Today, many companies depend on their ticketing systems to determine server availability by looking at the time the system went down and the time the problem was resolved and the system brought back into operation. While ticketing systems can be a rich source of individual failure troubleshooting data, the timing values recorded by the operations staff are often inaccurate, especially when considering the level of accuracy required for these types of measurements (e.g., 99.999% availability is only 5 minutes of downtime a year). The degree of inaccuracy varies from event to event and occurs for many reasons, including unwillingness to document all of the work if the right troubleshooting steps were not taken, and the business of the staff was during the time of the failure, sometimes not closing the ticket for hours or even days after resolution.
For web-facing services, many companies depend on outside tools or services that provide availability monitoring through the network or Internet.
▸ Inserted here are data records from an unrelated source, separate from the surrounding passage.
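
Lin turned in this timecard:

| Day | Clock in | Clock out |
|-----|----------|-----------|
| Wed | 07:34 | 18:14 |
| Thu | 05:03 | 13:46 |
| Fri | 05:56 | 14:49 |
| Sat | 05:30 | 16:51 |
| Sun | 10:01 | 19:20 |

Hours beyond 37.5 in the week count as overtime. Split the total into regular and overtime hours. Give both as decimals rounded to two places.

Regular 37.50 hours, overtime 11.43 hours

Wed: 07:34–18:14 = 10 h 40 min
Thu: 05:03–13:46 = 8 h 43 min
Fri: 05:56–14:49 = 8 h 53 min
Sat: 05:30–16:51 = 11 h 21 min
Sun: 10:01–19:20 = 9 h 19 min
Total worked: 48 h 56 min = 48.93 h.
Threshold 37.5 h → overtime 11 h 26 min, regular 37 h 30 min.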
These tools and services, which ping a particular application and measure its ability to respond within a specified amount of time, can provide a good measurement of availability from a user's perspective. However they do not provide an accurate measure of availability if their polling rate (i.e., the frequency with which they ping the web servers) is insufficient to measure the desired level of accuracy (e.g., pinging a server every 15 minutes is certainly insufficient for measuring 99.999% availability).
Even in cases where the polling frequency is appropriate, these measurement tools do not provide insight into what portion of the system is at fault when there is a failure or even the frequency of server shutdowns (i.e., the reliability of the servers) making it difficult to troubleshoot problems and improve results. In addition, the tools do not provide insight into the cost of maintaining a given level of availability, that is, into the amount of work required by the operations staff to meet the objectives. For example, when pinging a web-server farm, the tools do not usually know which server is responding behind the load balancing technology in use. The responding server may or may not change between service pings making it very hard to determine individual server behavior.